The Double Door Inn was soon known as the place to see Rock & Roll, blues and soul acts in a small, intimate environment. Stevie Ray Vaughn played four times between 1979 and 1982 and more established acts like the Turtles, Sam & Dave, Willie Dixon, the Nighthawks and many more also came to the Double Door. In addition to major headliners, the venue continued booking local acts, with bands like the Spongetones, the Belmont Playboys, and the Avett Brothers, who recorded their first album at the Double Door.
The Double Door’s legendary status was cemented when Eric Clapton arrived unannounced on 24 June 1982 to play with the Legendary Blues Band, featuring former members of the Muddy Waters band. Other legendary acts to grace the Double Door stage include, J.J. Cale, Derek Trucks, Roy Buchanan, Gatemouth Brown, Steve Earle, Vassar Clements, Wet Willie, New Riders of the Purple Sage, Drive-By Truckers, and many, many more.
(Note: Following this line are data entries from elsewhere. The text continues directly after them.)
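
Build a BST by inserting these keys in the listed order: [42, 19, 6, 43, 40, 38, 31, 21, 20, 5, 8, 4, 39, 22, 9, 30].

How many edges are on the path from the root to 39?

4

42: root
19: left child of 42 (depth 1)
6: left child of 19 (depth 2)
43: right child of 42 (depth 1)
40: right child of 19 (depth 2)
38: left child of 40 (depth 3)
31: left child of 38 (depth 4)
21: left child of 31 (depth 5)
20: left child of 21 (depth 6)
5: left child of 6 (depth 3)
8: right child of 6 (depth 3)
4: left child of 5 (depth 4)
39: right child of 38 (depth 4)
22: right child of 21 (depth 6)
9: right child of 8 (depth 4)
30: right child of 22 (depth 7)

Path to 39: 42 → 19 → 40 → 38 → 39, which is 4 edges.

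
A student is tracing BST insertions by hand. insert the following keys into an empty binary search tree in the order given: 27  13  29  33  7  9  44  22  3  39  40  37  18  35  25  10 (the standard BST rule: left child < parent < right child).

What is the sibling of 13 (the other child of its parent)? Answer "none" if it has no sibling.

Resulting structure (node: left, right):
  27: L=13, R=29
  13: L=7, R=22
  29: L=–, R=33
  33: L=–, R=44
  7: L=3, R=9
  9: L=–, R=10
  44: L=39, R=–
  22: L=18, R=25
  3: L=–, R=–
  39: L=37, R=40
  40: L=–, R=–
  37: L=35, R=–
  18: L=–, R=–
  35: L=–, R=–
  25: L=–, R=–
  10: L=–, R=–

13's parent is 27; the other child of 27 is 29.

29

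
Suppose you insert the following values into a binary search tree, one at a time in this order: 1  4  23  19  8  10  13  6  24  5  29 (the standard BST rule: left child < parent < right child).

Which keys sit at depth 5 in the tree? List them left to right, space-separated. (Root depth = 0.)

6 10

Resulting structure (node: left, right):
  1: L=–, R=4
  4: L=–, R=23
  23: L=19, R=24
  19: L=8, R=–
  8: L=6, R=10
  10: L=–, R=13
  13: L=–, R=–
  6: L=5, R=–
  24: L=–, R=29
  5: L=–, R=–
  29: L=–, R=–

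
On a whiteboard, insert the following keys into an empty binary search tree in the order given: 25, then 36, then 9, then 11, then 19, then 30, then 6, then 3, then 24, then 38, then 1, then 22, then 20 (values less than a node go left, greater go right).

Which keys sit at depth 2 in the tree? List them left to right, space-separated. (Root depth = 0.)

6 11 30 38

Resulting structure (node: left, right):
  25: L=9, R=36
  36: L=30, R=38
  9: L=6, R=11
  11: L=–, R=19
  19: L=–, R=24
  30: L=–, R=–
  6: L=3, R=–
  3: L=1, R=–
  24: L=22, R=–
  38: L=–, R=–
  1: L=–, R=–
  22: L=20, R=–
  20: L=–, R=–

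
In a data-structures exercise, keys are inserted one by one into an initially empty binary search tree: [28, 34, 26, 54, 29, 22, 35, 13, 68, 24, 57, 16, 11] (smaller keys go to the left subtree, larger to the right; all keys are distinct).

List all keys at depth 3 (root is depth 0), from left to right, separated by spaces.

Insert 28: tree is empty, so 28 becomes the root.
Insert 34: 34 > 28 → go right. Place as right child of 28.
Insert 26: 26 < 28 → go left. Place as left child of 28.
Insert 54: 54 > 28 → go right; 54 > 34 → go right. Place as right child of 34.
Insert 29: 29 > 28 → go right; 29 < 34 → go left. Place as left child of 34.
Insert 22: 22 < 28 → go left; 22 < 26 → go left. Place as left child of 26.
Insert 35: 35 > 28 → go right; 35 > 34 → go right; 35 < 54 → go left. Place as left child of 54.
Insert 13: 13 < 28 → go left; 13 < 26 → go left; 13 < 22 → go left. Place as left child of 22.
Insert 68: 68 > 28 → go right; 68 > 34 → go right; 68 > 54 → go right. Place as right child of 54.
Insert 24: 24 < 28 → go left; 24 < 26 → go left; 24 > 22 → go right. Place as right child of 22.
Insert 57: 57 > 28 → go right; 57 > 34 → go right; 57 > 54 → go right; 57 < 68 → go left. Place as left child of 68.
Insert 16: 16 < 28 → go left; 16 < 26 → go left; 16 < 22 → go left; 16 > 13 → go right. Place as right child of 13.
Insert 11: 11 < 28 → go left; 11 < 26 → go left; 11 < 22 → go left; 11 < 13 → go left. Place as left child of 13.

13 24 35 68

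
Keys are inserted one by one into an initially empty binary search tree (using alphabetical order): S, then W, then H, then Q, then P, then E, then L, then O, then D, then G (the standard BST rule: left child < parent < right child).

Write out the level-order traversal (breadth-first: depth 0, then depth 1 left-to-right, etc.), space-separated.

S H W E Q D G P L O

Insert S: tree is empty, so S becomes the root.
Insert W: W > S → go right. Place as right child of S.
Insert H: H < S → go left. Place as left child of S.
Insert Q: Q < S → go left; Q > H → go right. Place as right child of H.
Insert P: P < S → go left; P > H → go right; P < Q → go left. Place as left child of Q.
Insert E: E < S → go left; E < H → go left. Place as left child of H.
Insert L: L < S → go left; L > H → go right; L < Q → go left; L < P → go left. Place as left child of P.
Insert O: O < S → go left; O > H → go right; O < Q → go left; O < P → go left; O > L → go right. Place as right child of L.
Insert D: D < S → go left; D < H → go left; D < E → go left. Place as left child of E.
Insert G: G < S → go left; G < H → go left; G > E → go right. Place as right child of E.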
In 1984, Matt Karres sold his portion of the venue to his brother Nick, who continues operating the Double Door Inn. The venue is now recognized as the second oldest blues music venue in the United States, second only to the legendary Antone’s in Austin, Texas. The Double Door is, however, the oldest in the country with its original owner. The venue is also celebrated in the 2014 book, Charlotte’s Home Of The Blues. Other mainstays to the venue include the weekly Monday Night All-Stars and Bill Hanna’s Jazz Jam performs every Tuesday night. The Double Door Inn is more than a historic venue; it continues to be a living, breathing fixture in Charlotte’s music history.
Daniel Coston, Charlotte’s Home Of The Blues: 40 Years of The Double Door Inn (Fort Canoga Press, 2013).